At the end of the night, a waiter tallies up bills on a piano in the corner.

Monday, March 16, 2009

Tiny Texas Houses

Brad Kittel is a 53 year old Texan entreprenuer. In 2006 he opened his latest in a string of start-up businesses called Tiny Texas Houses. A former Austin real estate broker who focused his energies on run-down East Austin, Kittel turned away from that business after about a dozen years.

"At that time, I didn't even know what the word 'gentrified' meant. But after the houses there had gone up in prices, then all of a sudden I was the bad guy cause I'd gentrified the neighborhood. I was blamed for raising prices and all the taxes going up,"recalls Kittel.

He then turned his energies towards dealing in salvaged home furnishings, and eventually landed on the idea of the tiny house. According to his website, Kittel began building the tiny houses "to demonstrate just how great it can be to downsize our carbon footprint, simplify our lives, and live in a house with a soul that will be energy efficient as well as beautiful".

Kittel is hoping that the idea of the tiny house will resonate particularly well during the economic downturn. He wants to position his company's product as a smarter alternative to the McMansion style homes that have been cropping up all over America in the last decade.

And the bottom line? Kittels' houses start at $38,ooo and go up. So while they're not exactly cheap, they are within reach for many first time home-buyers.

In addition to being energy efficient, the tiny houses are built almost entirely out of salvaged materials (seen above), save for plumbing, wiring, and some hardware.
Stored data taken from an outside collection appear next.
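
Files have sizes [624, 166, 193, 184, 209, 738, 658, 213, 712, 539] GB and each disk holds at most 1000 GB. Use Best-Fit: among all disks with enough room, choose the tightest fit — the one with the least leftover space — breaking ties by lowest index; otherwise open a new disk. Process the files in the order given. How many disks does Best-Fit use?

Put 624 GB in disk 1; 376 GB remain.
Put 166 GB in disk 1; 210 GB remain.
Put 193 GB in disk 1; 17 GB remain.
Put 184 GB in disk 2; 816 GB remain.
Put 209 GB in disk 2; 607 GB remain.
Put 738 GB in disk 3; 262 GB remain.
Put 658 GB in disk 4; 342 GB remain.
Put 213 GB in disk 3; 49 GB remain.
Put 712 GB in disk 5; 288 GB remain.
Put 539 GB in disk 2; 68 GB remain.
Final disks: [624,166,193] [184,209,539] [738,213] [658] [712].

5 disks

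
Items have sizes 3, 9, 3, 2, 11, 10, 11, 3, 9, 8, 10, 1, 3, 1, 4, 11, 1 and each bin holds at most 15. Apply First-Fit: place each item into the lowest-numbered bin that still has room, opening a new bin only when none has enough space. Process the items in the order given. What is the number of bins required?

8

bin 1: place 3, 12 left
bin 1: place 9, 3 left
bin 1: place 3, 0 left
bin 2: place 2, 13 left
bin 2: place 11, 2 left
bin 3: place 10, 5 left
bin 4: place 11, 4 left
bin 3: place 3, 2 left
bin 5: place 9, 6 left
bin 6: place 8, 7 left
bin 7: place 10, 5 left
bin 2: place 1, 1 left
bin 4: place 3, 1 left
bin 2: place 1, 0 left
bin 5: place 4, 2 left
bin 8: place 11, 4 left
bin 3: place 1, 1 left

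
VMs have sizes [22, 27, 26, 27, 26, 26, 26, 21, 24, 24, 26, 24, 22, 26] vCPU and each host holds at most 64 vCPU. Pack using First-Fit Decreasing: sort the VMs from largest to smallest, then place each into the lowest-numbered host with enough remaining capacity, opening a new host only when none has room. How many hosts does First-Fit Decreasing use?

7

Sorted descending: 27, 27, 26, 26, 26, 26, 26, 26, 24, 24, 24, 22, 22, 21.
Put 27 vCPU in host 1; 37 vCPU remain.
Put 27 vCPU in host 1; 10 vCPU remain.
Put 26 vCPU in host 2; 38 vCPU remain.
Put 26 vCPU in host 2; 12 vCPU remain.
Put 26 vCPU in host 3; 38 vCPU remain.
Put 26 vCPU in host 3; 12 vCPU remain.
Put 26 vCPU in host 4; 38 vCPU remain.
Put 26 vCPU in host 4; 12 vCPU remain.
Put 24 vCPU in host 5; 40 vCPU remain.
Put 24 vCPU in host 5; 16 vCPU remain.
Put 24 vCPU in host 6; 40 vCPU remain.
Put 22 vCPU in host 6; 18 vCPU remain.
Put 22 vCPU in host 7; 42 vCPU remain.
Put 21 vCPU in host 7; 21 vCPU remain.
Final hosts: [27,27] [26,26] [26,26] [26,26] [24,24] [24,22] [22,21].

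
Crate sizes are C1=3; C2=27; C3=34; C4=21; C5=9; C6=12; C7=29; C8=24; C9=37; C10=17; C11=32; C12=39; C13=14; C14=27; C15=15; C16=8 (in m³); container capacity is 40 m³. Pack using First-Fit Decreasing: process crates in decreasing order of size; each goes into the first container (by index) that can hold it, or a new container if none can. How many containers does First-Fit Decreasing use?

10 containers

Sorted descending: 39, 37, 34, 32, 29, 27, 27, 24, 21, 17, 15, 14, 12, 9, 8, 3.
container 1: place 39 m³, 1 m³ left
container 2: place 37 m³, 3 m³ left
container 3: place 34 m³, 6 m³ left
container 4: place 32 m³, 8 m³ left
container 5: place 29 m³, 11 m³ left
container 6: place 27 m³, 13 m³ left
container 7: place 27 m³, 13 m³ left
container 8: place 24 m³, 16 m³ left
container 9: place 21 m³, 19 m³ left
container 9: place 17 m³, 2 m³ left
container 8: place 15 m³, 1 m³ left
container 10: place 14 m³, 26 m³ left
container 6: place 12 m³, 1 m³ left
container 5: place 9 m³, 2 m³ left
container 4: place 8 m³, 0 m³ left
container 2: place 3 m³, 0 m³ left
Final containers: [39] [37,3] [34] [32,8] [29,9] [27,12] [27] [24,15] [21,17] [14].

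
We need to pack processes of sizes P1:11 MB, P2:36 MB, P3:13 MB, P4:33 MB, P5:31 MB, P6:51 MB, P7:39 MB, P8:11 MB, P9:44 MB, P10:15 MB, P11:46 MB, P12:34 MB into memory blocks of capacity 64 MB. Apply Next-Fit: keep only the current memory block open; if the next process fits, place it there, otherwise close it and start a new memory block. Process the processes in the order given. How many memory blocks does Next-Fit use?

7 memory blocks

Put P1 (11 MB) in memory block 1; 53 MB remain.
Put P2 (36 MB) in memory block 1; 17 MB remain.
Put P3 (13 MB) in memory block 1; 4 MB remain.
Put P4 (33 MB) in memory block 2; 31 MB remain.
Put P5 (31 MB) in memory block 2; 0 MB remain.
Put P6 (51 MB) in memory block 3; 13 MB remain.
Put P7 (39 MB) in memory block 4; 25 MB remain.
Put P8 (11 MB) in memory block 4; 14 MB remain.
Put P9 (44 MB) in memory block 5; 20 MB remain.
Put P10 (15 MB) in memory block 5; 5 MB remain.
Put P11 (46 MB) in memory block 6; 18 MB remain.
Put P12 (34 MB) in memory block 7; 30 MB remain.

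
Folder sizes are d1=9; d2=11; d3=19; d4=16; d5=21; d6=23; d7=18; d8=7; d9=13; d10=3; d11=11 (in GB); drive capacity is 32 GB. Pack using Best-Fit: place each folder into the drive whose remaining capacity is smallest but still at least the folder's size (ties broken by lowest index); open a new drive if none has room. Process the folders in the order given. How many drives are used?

drive 1: place d1 (9 GB), 23 GB left
drive 1: place d2 (11 GB), 12 GB left
drive 2: place d3 (19 GB), 13 GB left
drive 3: place d4 (16 GB), 16 GB left
drive 4: place d5 (21 GB), 11 GB left
drive 5: place d6 (23 GB), 9 GB left
drive 6: place d7 (18 GB), 14 GB left
drive 5: place d8 (7 GB), 2 GB left
drive 2: place d9 (13 GB), 0 GB left
drive 4: place d10 (3 GB), 8 GB left
drive 1: place d11 (11 GB), 1 GB left
Final drives: [9,11,11] [19,13] [16] [21,3] [23,7] [18].

6 drives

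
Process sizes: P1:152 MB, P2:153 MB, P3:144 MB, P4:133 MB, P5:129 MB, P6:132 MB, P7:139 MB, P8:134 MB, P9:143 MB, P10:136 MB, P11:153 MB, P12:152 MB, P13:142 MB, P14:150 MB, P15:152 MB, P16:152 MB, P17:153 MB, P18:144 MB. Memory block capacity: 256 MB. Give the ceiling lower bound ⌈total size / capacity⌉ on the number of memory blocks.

11 memory blocks

Total size = 152 + 153 + 144 + 133 + 129 + 132 + 139 + 134 + 143 + 136 + 153 + 152 + 142 + 150 + 152 + 152 + 153 + 144 = 2593 MB.
⌈2593 / 256⌉ = 11.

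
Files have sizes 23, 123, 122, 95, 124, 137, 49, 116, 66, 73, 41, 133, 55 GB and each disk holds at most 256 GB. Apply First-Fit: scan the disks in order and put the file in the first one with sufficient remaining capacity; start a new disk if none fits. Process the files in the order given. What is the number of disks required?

5 disks

Put 23 GB in disk 1; 233 GB remain.
Put 123 GB in disk 1; 110 GB remain.
Put 122 GB in disk 2; 134 GB remain.
Put 95 GB in disk 1; 15 GB remain.
Put 124 GB in disk 2; 10 GB remain.
Put 137 GB in disk 3; 119 GB remain.
Put 49 GB in disk 3; 70 GB remain.
Put 116 GB in disk 4; 140 GB remain.
Put 66 GB in disk 3; 4 GB remain.
Put 73 GB in disk 4; 67 GB remain.
Put 41 GB in disk 4; 26 GB remain.
Put 133 GB in disk 5; 123 GB remain.
Put 55 GB in disk 5; 68 GB remain.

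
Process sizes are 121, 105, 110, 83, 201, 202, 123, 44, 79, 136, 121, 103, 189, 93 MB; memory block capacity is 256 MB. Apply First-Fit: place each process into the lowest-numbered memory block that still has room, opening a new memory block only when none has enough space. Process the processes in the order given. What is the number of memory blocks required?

8 memory blocks

memory block 1: place 121 MB, 135 MB left
memory block 1: place 105 MB, 30 MB left
memory block 2: place 110 MB, 146 MB left
memory block 2: place 83 MB, 63 MB left
memory block 3: place 201 MB, 55 MB left
memory block 4: place 202 MB, 54 MB left
memory block 5: place 123 MB, 133 MB left
memory block 2: place 44 MB, 19 MB left
memory block 5: place 79 MB, 54 MB left
memory block 6: place 136 MB, 120 MB left
memory block 7: place 121 MB, 135 MB left
memory block 6: place 103 MB, 17 MB left
memory block 8: place 189 MB, 67 MB left
memory block 7: place 93 MB, 42 MB left
Final memory blocks: [121,105] [110,83,44] [201] [202] [123,79] [136,103] [121,93] [189].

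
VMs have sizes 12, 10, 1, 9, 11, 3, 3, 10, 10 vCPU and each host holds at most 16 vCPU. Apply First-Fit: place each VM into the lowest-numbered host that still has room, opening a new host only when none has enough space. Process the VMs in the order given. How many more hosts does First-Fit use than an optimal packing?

First-Fit: [12,1,3] [10,3] [9] [11] [10] [10] → 6 hosts.
6 VMs exceed 8 vCPU (half the capacity), and no two of those can share a host, so at least 6 hosts are needed.
So 6 is already optimal.

0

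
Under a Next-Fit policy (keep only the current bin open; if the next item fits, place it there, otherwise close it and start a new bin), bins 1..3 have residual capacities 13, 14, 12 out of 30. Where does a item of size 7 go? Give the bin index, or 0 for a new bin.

Next-Fit only looks at bin 3, which has 12 free.
7 fits there.

3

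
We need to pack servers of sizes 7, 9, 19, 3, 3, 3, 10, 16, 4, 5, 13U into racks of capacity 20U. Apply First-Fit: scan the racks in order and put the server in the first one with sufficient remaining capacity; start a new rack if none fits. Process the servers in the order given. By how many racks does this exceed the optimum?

First-Fit: [7,9,3] [19] [3,3,10,4] [16] [5,13] → 5 racks.
Total size 92U; any packing needs at least ⌈92/20⌉ = 5 racks.
So 5 is already optimal.

0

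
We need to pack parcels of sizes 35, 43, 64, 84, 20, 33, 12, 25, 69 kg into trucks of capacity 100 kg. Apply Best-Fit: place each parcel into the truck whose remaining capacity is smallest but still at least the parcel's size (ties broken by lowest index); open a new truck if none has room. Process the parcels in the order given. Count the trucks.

truck 1: place 35 kg, 65 kg left
truck 1: place 43 kg, 22 kg left
truck 2: place 64 kg, 36 kg left
truck 3: place 84 kg, 16 kg left
truck 1: place 20 kg, 2 kg left
truck 2: place 33 kg, 3 kg left
truck 3: place 12 kg, 4 kg left
truck 4: place 25 kg, 75 kg left
truck 4: place 69 kg, 6 kg left

4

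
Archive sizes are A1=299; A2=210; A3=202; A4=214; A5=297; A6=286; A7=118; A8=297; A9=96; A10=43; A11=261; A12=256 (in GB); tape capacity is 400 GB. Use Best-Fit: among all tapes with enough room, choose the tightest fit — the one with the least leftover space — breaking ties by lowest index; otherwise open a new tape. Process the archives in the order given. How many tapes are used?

9

Put A1 (299 GB) in tape 1; 101 GB remain.
Put A2 (210 GB) in tape 2; 190 GB remain.
Put A3 (202 GB) in tape 3; 198 GB remain.
Put A4 (214 GB) in tape 4; 186 GB remain.
Put A5 (297 GB) in tape 5; 103 GB remain.
Put A6 (286 GB) in tape 6; 114 GB remain.
Put A7 (118 GB) in tape 4; 68 GB remain.
Put A8 (297 GB) in tape 7; 103 GB remain.
Put A9 (96 GB) in tape 1; 5 GB remain.
Put A10 (43 GB) in tape 4; 25 GB remain.
Put A11 (261 GB) in tape 8; 139 GB remain.
Put A12 (256 GB) in tape 9; 144 GB remain.
Final tapes: [299,96] [210] [202] [214,118,43] [297] [286] [297] [261] [256].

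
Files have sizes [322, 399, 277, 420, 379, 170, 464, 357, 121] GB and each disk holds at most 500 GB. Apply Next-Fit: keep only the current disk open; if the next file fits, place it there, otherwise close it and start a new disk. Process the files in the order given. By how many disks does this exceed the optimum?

1

Next-Fit: [322] [399] [277] [420] [379] [170] [464] [357,121] → 8 disks.
7 files exceed 250 GB (half the capacity), and no two of those can share a disk, so at least 7 disks are needed.
An optimal packing achieves that bound: [464] [420] [399] [379,121] [357] [322,170] [277] → 7 disks.
Excess: 8 − 7 = 1.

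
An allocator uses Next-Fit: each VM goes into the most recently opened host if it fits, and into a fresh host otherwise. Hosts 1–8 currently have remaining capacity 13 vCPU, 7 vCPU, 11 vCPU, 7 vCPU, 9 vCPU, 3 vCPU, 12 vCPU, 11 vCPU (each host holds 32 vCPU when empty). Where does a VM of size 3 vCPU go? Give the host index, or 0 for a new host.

Next-Fit only looks at host 8, which has 11 vCPU free.
3 vCPU fits there.

8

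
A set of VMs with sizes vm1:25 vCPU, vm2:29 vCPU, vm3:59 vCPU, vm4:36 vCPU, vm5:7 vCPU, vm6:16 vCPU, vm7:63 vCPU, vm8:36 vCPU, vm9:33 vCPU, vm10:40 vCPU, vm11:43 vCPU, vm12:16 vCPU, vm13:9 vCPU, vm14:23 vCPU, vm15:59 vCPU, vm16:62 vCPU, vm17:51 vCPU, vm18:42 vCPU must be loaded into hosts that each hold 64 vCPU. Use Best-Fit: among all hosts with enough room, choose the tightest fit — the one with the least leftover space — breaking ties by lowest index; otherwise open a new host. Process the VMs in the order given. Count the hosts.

Put vm1 (25 vCPU) in host 1; 39 vCPU remain.
Put vm2 (29 vCPU) in host 1; 10 vCPU remain.
Put vm3 (59 vCPU) in host 2; 5 vCPU remain.
Put vm4 (36 vCPU) in host 3; 28 vCPU remain.
Put vm5 (7 vCPU) in host 1; 3 vCPU remain.
Put vm6 (16 vCPU) in host 3; 12 vCPU remain.
Put vm7 (63 vCPU) in host 4; 1 vCPU remain.
Put vm8 (36 vCPU) in host 5; 28 vCPU remain.
Put vm9 (33 vCPU) in host 6; 31 vCPU remain.
Put vm10 (40 vCPU) in host 7; 24 vCPU remain.
Put vm11 (43 vCPU) in host 8; 21 vCPU remain.
Put vm12 (16 vCPU) in host 8; 5 vCPU remain.
Put vm13 (9 vCPU) in host 3; 3 vCPU remain.
Put vm14 (23 vCPU) in host 7; 1 vCPU remain.
Put vm15 (59 vCPU) in host 9; 5 vCPU remain.
Put vm16 (62 vCPU) in host 10; 2 vCPU remain.
Put vm17 (51 vCPU) in host 11; 13 vCPU remain.
Put vm18 (42 vCPU) in host 12; 22 vCPU remain.
Final hosts: [25,29,7] [59] [36,16,9] [63] [36] [33] [40,23] [43,16] [59] [62] [51] [42].

12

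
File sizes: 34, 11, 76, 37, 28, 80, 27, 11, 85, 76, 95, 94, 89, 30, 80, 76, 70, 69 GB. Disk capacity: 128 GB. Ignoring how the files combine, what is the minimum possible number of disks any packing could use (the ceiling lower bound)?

Total size = 34 + 11 + 76 + 37 + 28 + 80 + 27 + 11 + 85 + 76 + 95 + 94 + 89 + 30 + 80 + 76 + 70 + 69 = 1068 GB.
⌈1068 / 128⌉ = 9.

9 disks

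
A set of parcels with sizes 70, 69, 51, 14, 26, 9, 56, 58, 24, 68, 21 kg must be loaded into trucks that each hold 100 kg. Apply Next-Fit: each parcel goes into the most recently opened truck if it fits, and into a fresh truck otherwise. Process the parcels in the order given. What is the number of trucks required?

6 trucks

Put 70 kg in truck 1; 30 kg remain.
Put 69 kg in truck 2; 31 kg remain.
Put 51 kg in truck 3; 49 kg remain.
Put 14 kg in truck 3; 35 kg remain.
Put 26 kg in truck 3; 9 kg remain.
Put 9 kg in truck 3; 0 kg remain.
Put 56 kg in truck 4; 44 kg remain.
Put 58 kg in truck 5; 42 kg remain.
Put 24 kg in truck 5; 18 kg remain.
Put 68 kg in truck 6; 32 kg remain.
Put 21 kg in truck 6; 11 kg remain.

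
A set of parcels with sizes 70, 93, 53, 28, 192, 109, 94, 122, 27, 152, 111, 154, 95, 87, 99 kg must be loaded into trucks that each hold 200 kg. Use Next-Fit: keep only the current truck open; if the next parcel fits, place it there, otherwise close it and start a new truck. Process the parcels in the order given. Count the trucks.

70 kg → truck 1 (remaining 130 kg)
93 kg → truck 1 (remaining 37 kg)
53 kg → truck 2 (remaining 147 kg)
28 kg → truck 2 (remaining 119 kg)
192 kg → truck 3 (remaining 8 kg)
109 kg → truck 4 (remaining 91 kg)
94 kg → truck 5 (remaining 106 kg)
122 kg → truck 6 (remaining 78 kg)
27 kg → truck 6 (remaining 51 kg)
152 kg → truck 7 (remaining 48 kg)
111 kg → truck 8 (remaining 89 kg)
154 kg → truck 9 (remaining 46 kg)
95 kg → truck 10 (remaining 105 kg)
87 kg → truck 10 (remaining 18 kg)
99 kg → truck 11 (remaining 101 kg)

11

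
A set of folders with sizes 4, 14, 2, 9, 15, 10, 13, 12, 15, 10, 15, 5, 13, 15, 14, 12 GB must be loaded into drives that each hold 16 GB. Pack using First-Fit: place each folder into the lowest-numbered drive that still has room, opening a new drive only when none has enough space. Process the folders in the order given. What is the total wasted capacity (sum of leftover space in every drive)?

30

Put 4 GB in drive 1; 12 GB remain.
Put 14 GB in drive 2; 2 GB remain.
Put 2 GB in drive 1; 10 GB remain.
Put 9 GB in drive 1; 1 GB remain.
Put 15 GB in drive 3; 1 GB remain.
Put 10 GB in drive 4; 6 GB remain.
Put 13 GB in drive 5; 3 GB remain.
Put 12 GB in drive 6; 4 GB remain.
Put 15 GB in drive 7; 1 GB remain.
Put 10 GB in drive 8; 6 GB remain.
Put 15 GB in drive 9; 1 GB remain.
Put 5 GB in drive 4; 1 GB remain.
Put 13 GB in drive 10; 3 GB remain.
Put 15 GB in drive 11; 1 GB remain.
Put 14 GB in drive 12; 2 GB remain.
Put 12 GB in drive 13; 4 GB remain.
13 drives × 16 GB = 208 GB; used 178 GB; unused 30 GB.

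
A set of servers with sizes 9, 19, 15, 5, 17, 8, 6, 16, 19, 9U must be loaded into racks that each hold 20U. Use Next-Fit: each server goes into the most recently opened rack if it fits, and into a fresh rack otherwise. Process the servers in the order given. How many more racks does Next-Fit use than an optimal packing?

1

Next-Fit: [9] [19] [15,5] [17] [8,6] [16] [19] [9] → 8 racks.
Total size 123U; any packing needs at least ⌈123/20⌉ = 7 racks.
An optimal packing achieves that bound: [19] [19] [17] [16] [15,5] [9,9] [8,6] → 7 racks.
Excess: 8 − 7 = 1.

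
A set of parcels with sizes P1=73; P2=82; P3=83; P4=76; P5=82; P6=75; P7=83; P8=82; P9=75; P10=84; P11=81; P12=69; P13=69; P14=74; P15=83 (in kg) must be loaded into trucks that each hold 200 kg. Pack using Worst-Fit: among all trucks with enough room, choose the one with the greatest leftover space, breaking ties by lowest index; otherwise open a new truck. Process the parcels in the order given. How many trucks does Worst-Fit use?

8 trucks

Put P1 (73 kg) in truck 1; 127 kg remain.
Put P2 (82 kg) in truck 1; 45 kg remain.
Put P3 (83 kg) in truck 2; 117 kg remain.
Put P4 (76 kg) in truck 2; 41 kg remain.
Put P5 (82 kg) in truck 3; 118 kg remain.
Put P6 (75 kg) in truck 3; 43 kg remain.
Put P7 (83 kg) in truck 4; 117 kg remain.
Put P8 (82 kg) in truck 4; 35 kg remain.
Put P9 (75 kg) in truck 5; 125 kg remain.
Put P10 (84 kg) in truck 5; 41 kg remain.
Put P11 (81 kg) in truck 6; 119 kg remain.
Put P12 (69 kg) in truck 6; 50 kg remain.
Put P13 (69 kg) in truck 7; 131 kg remain.
Put P14 (74 kg) in truck 7; 57 kg remain.
Put P15 (83 kg) in truck 8; 117 kg remain.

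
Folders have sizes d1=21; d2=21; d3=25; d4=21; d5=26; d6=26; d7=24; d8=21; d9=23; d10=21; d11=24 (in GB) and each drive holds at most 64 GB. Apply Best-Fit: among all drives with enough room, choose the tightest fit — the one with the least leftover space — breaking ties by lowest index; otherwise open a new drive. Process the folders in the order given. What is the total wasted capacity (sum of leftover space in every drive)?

67

drive 1: place d1 (21 GB), 43 GB left
drive 1: place d2 (21 GB), 22 GB left
drive 2: place d3 (25 GB), 39 GB left
drive 1: place d4 (21 GB), 1 GB left
drive 2: place d5 (26 GB), 13 GB left
drive 3: place d6 (26 GB), 38 GB left
drive 3: place d7 (24 GB), 14 GB left
drive 4: place d8 (21 GB), 43 GB left
drive 4: place d9 (23 GB), 20 GB left
drive 5: place d10 (21 GB), 43 GB left
drive 5: place d11 (24 GB), 19 GB left
5 drives × 64 GB = 320 GB; used 253 GB; unused 67 GB.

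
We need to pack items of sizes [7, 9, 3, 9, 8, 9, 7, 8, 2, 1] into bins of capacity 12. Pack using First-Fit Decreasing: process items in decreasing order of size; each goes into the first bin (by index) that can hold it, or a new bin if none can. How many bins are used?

7 bins

Sorted descending: 9, 9, 9, 8, 8, 7, 7, 3, 2, 1.
Put 9 in bin 1; 3 remain.
Put 9 in bin 2; 3 remain.
Put 9 in bin 3; 3 remain.
Put 8 in bin 4; 4 remain.
Put 8 in bin 5; 4 remain.
Put 7 in bin 6; 5 remain.
Put 7 in bin 7; 5 remain.
Put 3 in bin 1; 0 remain.
Put 2 in bin 2; 1 remain.
Put 1 in bin 2; 0 remain.
Final bins: [9,3] [9,2,1] [9] [8] [8] [7] [7].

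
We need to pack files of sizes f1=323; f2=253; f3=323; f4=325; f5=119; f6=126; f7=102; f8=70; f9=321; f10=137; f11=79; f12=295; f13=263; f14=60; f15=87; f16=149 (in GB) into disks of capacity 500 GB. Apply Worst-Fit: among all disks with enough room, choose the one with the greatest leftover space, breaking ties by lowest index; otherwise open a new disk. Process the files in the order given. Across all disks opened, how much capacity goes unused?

disk 1: place f1 (323 GB), 177 GB left
disk 2: place f2 (253 GB), 247 GB left
disk 3: place f3 (323 GB), 177 GB left
disk 4: place f4 (325 GB), 175 GB left
disk 2: place f5 (119 GB), 128 GB left
disk 1: place f6 (126 GB), 51 GB left
disk 3: place f7 (102 GB), 75 GB left
disk 4: place f8 (70 GB), 105 GB left
disk 5: place f9 (321 GB), 179 GB left
disk 5: place f10 (137 GB), 42 GB left
disk 2: place f11 (79 GB), 49 GB left
disk 6: place f12 (295 GB), 205 GB left
disk 7: place f13 (263 GB), 237 GB left
disk 7: place f14 (60 GB), 177 GB left
disk 6: place f15 (87 GB), 118 GB left
disk 7: place f16 (149 GB), 28 GB left
7 disks × 500 GB = 3500 GB; used 3032 GB; unused 468 GB.

468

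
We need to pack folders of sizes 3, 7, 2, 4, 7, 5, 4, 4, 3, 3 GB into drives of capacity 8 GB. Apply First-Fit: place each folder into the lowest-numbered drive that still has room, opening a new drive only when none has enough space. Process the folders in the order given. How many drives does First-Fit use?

6 drives

drive 1: place 3 GB, 5 GB left
drive 2: place 7 GB, 1 GB left
drive 1: place 2 GB, 3 GB left
drive 3: place 4 GB, 4 GB left
drive 4: place 7 GB, 1 GB left
drive 5: place 5 GB, 3 GB left
drive 3: place 4 GB, 0 GB left
drive 6: place 4 GB, 4 GB left
drive 1: place 3 GB, 0 GB left
drive 5: place 3 GB, 0 GB left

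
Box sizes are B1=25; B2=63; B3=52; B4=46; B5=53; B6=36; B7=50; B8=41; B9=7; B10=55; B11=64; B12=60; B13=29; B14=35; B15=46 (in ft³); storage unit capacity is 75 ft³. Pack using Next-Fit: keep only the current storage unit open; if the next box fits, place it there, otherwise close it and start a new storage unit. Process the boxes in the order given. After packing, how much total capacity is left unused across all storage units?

storage unit 1: place B1 (25 ft³), 50 ft³ left
storage unit 2: place B2 (63 ft³), 12 ft³ left
storage unit 3: place B3 (52 ft³), 23 ft³ left
storage unit 4: place B4 (46 ft³), 29 ft³ left
storage unit 5: place B5 (53 ft³), 22 ft³ left
storage unit 6: place B6 (36 ft³), 39 ft³ left
storage unit 7: place B7 (50 ft³), 25 ft³ left
storage unit 8: place B8 (41 ft³), 34 ft³ left
storage unit 8: place B9 (7 ft³), 27 ft³ left
storage unit 9: place B10 (55 ft³), 20 ft³ left
storage unit 10: place B11 (64 ft³), 11 ft³ left
storage unit 11: place B12 (60 ft³), 15 ft³ left
storage unit 12: place B13 (29 ft³), 46 ft³ left
storage unit 12: place B14 (35 ft³), 11 ft³ left
storage unit 13: place B15 (46 ft³), 29 ft³ left
13 storage units × 75 ft³ = 975 ft³; used 662 ft³; unused 313 ft³.

313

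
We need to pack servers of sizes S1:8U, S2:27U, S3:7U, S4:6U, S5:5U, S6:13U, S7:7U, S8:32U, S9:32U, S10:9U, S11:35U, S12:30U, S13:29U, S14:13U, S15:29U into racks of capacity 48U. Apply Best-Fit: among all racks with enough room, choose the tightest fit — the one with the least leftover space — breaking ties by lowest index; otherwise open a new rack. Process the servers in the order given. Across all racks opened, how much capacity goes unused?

102

rack 1: place S1 (8U), 40U left
rack 1: place S2 (27U), 13U left
rack 1: place S3 (7U), 6U left
rack 1: place S4 (6U), 0U left
rack 2: place S5 (5U), 43U left
rack 2: place S6 (13U), 30U left
rack 2: place S7 (7U), 23U left
rack 3: place S8 (32U), 16U left
rack 4: place S9 (32U), 16U left
rack 3: place S10 (9U), 7U left
rack 5: place S11 (35U), 13U left
rack 6: place S12 (30U), 18U left
rack 7: place S13 (29U), 19U left
rack 5: place S14 (13U), 0U left
rack 8: place S15 (29U), 19U left
8 racks × 48U = 384U; used 282U; unused 102U.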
In the state of Texas, approximately a third of all solid waste in landfills is debris from construction and demolition projects.


But beyond the practical benefits of his houses, Kittel hopes to have an impact on an American mentality. With that in mind, there is an educational component to his business plan.

"My goal is not to build a million tiny houses, it's to teach people to build a million tiny houses," says Kittel. He hopes to establish an internship program at his facility so people can come learn how to salvage materials and build these houses themselves.

"We can't compete with Wal-Mart, and we're not trying to," says Kittel. "The built-in obselescence has become the mantra of the United States, and unfortunately people have come to accept the Wal-Mart mentality of cheap, cheap, cheap. Quality is not an issue. We've got to move away from that Wal-mart mentality. We as Americans have to say 'Hey, everyone here is not a pig' everybody here isn't glutonous and wanting to have it all. We're willing to save some for our grandkids and for the rest of the world. It's idealistic...in the sense that I'm not sure people will do that. But at least I want to put that banner out there and say there are alternatives".